- Founded: 2017
- Founder: Kaywa
- Status: Active
- Genre: Various
- Country of origin: Ghana
- Location: Tema, Greater Accra Region

= Highly Spiritual Music =

Ghanaian independent record label

Highly Spiritual Music (HSM) is a Ghanaian independent record label and entertainment company headquartered in Tema, Ghana. It was founded in 2017 by sound engineer and producer Kaywa.

== History ==

Kaywa established the label in 2017 in Tema with the goal of developing and releasing music from Ghanaian artists under a single imprint. During its early years the company signed a number of artists from programmes such as MTN Hitmaker and released collaborative singles including a track by “Highly Spiritual Music Allstars” featuring Kuami Eugene.

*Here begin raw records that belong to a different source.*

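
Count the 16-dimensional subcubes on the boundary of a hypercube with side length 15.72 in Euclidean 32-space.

Choose 16 of 32 axes to span the face (C(32,16) = 601080390 ways), then fix each of the remaining 16 coordinates at one of its two extreme values (2^16 = 65536 ways): 601080390·65536 = 39392404439040.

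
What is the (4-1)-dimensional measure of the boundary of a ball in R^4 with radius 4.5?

S_4(4.5) = 2·π^(4/2)·(4.5)^3 / Γ(4/2) = 729·π^2/4 ≈ 1798.74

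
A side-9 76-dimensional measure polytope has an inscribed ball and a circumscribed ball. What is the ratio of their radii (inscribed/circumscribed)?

r_in = 9/2 (half the side); r_out = 9√76/2 (half the diagonal). Ratio = 1/√76 ≈ 0.114708.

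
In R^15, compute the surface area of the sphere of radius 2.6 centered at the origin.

S_15(2.6) = 2·π^(15/2)·(2.6)^14 / Γ(15/2) ≈ 3.69103e+06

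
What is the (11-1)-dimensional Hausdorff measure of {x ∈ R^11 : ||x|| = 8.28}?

|∂B_11(8.28)| ≈ 3.13907e+10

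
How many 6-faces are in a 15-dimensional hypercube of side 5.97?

Choose 6 of 15 axes to span the face (C(15,6) = 5005 ways), then fix each of the remaining 9 coordinates at one of its two extreme values (2^9 = 512 ways): 5005·512 = 2562560.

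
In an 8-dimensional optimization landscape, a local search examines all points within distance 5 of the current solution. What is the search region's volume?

V = 390625·π^4/24 ≈ 1.58543e+06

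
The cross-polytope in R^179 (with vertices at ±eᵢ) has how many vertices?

An n-cross-polytope has 2n vertices; here n = 179, giving 358.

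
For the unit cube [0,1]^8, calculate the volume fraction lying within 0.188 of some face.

The inner cube has side 1-2·0.188 = 0.624 and volume (0.624)^8 ≈ 0.02299, so the shell holds 0.977013 of the volume.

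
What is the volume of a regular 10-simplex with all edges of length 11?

Volume = 11^10 · √(11/2^10) / 10! ≈ 740.816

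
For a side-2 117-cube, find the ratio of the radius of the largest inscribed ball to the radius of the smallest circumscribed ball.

Ratio = (s/2)/(s√117/2) = 117^(-1/2) ≈ 0.09245.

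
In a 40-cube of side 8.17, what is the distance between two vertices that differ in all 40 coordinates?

d = √(8.17² + 8.17² + ... + 8.17²) [40 terms] = √(40·8.17²) = 8.17√40 ≈ 51.6716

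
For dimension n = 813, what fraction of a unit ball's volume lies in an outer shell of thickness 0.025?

1 - (1-0.025)^813 ≈ 0.9999999988 ≈ (100 - 1.15e-07)%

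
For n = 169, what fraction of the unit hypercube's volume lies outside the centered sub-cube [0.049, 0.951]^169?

The inner cube has side 1-2·0.049 = 0.902 and volume (0.902)^169 ≈ 2.691e-08, so the shell holds 0.9999999731 of the volume.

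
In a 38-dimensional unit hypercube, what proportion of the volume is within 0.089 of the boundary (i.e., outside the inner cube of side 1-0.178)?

Shell fraction = 1 - (1-0.178)^38 ≈ 0.999418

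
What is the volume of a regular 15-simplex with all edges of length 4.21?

Volume = 4.21^15 · √(16/2^15) / 15! ≈ 3.90901e-05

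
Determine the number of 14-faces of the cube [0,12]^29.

An n-cube has C(n,k)·2^(n-k) k-faces. Here C(29,14)·2^15 = 77558760·32768 = 2541445447680.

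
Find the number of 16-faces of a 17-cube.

An n-cube has C(n,k)·2^(n-k) k-faces. Here C(17,16)·2^1 = 17·2 = 34.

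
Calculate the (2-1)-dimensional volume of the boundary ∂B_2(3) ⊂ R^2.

The surface area of an n-ball is 2π^(n/2) r^(n-1) / Γ(n/2). For n=2, r=3: 2πr = 2π·3 ≈ 18.8496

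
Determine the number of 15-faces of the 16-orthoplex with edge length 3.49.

Number of 15-faces = 2^(15+1) · C(16,15+1) = 65536 · 1 = 65536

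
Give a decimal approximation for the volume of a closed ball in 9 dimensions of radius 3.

The n-ball volume is π^(n/2)·r^n/Γ(n/2+1). With n=9, r=3: V = 23328·π^4/35 ≈ 64924.6.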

The Ghanaian label Highly Spiritual Music (HSM), introduced four newly signed artists—Cadeen, Joevibe, Shugalord and JoyVerse—with the joint single “All Day” on 23 June 2023.

== Operations and artists ==

Highly Spiritual Music has engaged in artist management, production, and distribution activities, operating from its office on Kestrel Street in Tema. Its roster has included artists such as Mr Drew and Lasmid, the latter of whom officially parted ways with the label in 2023.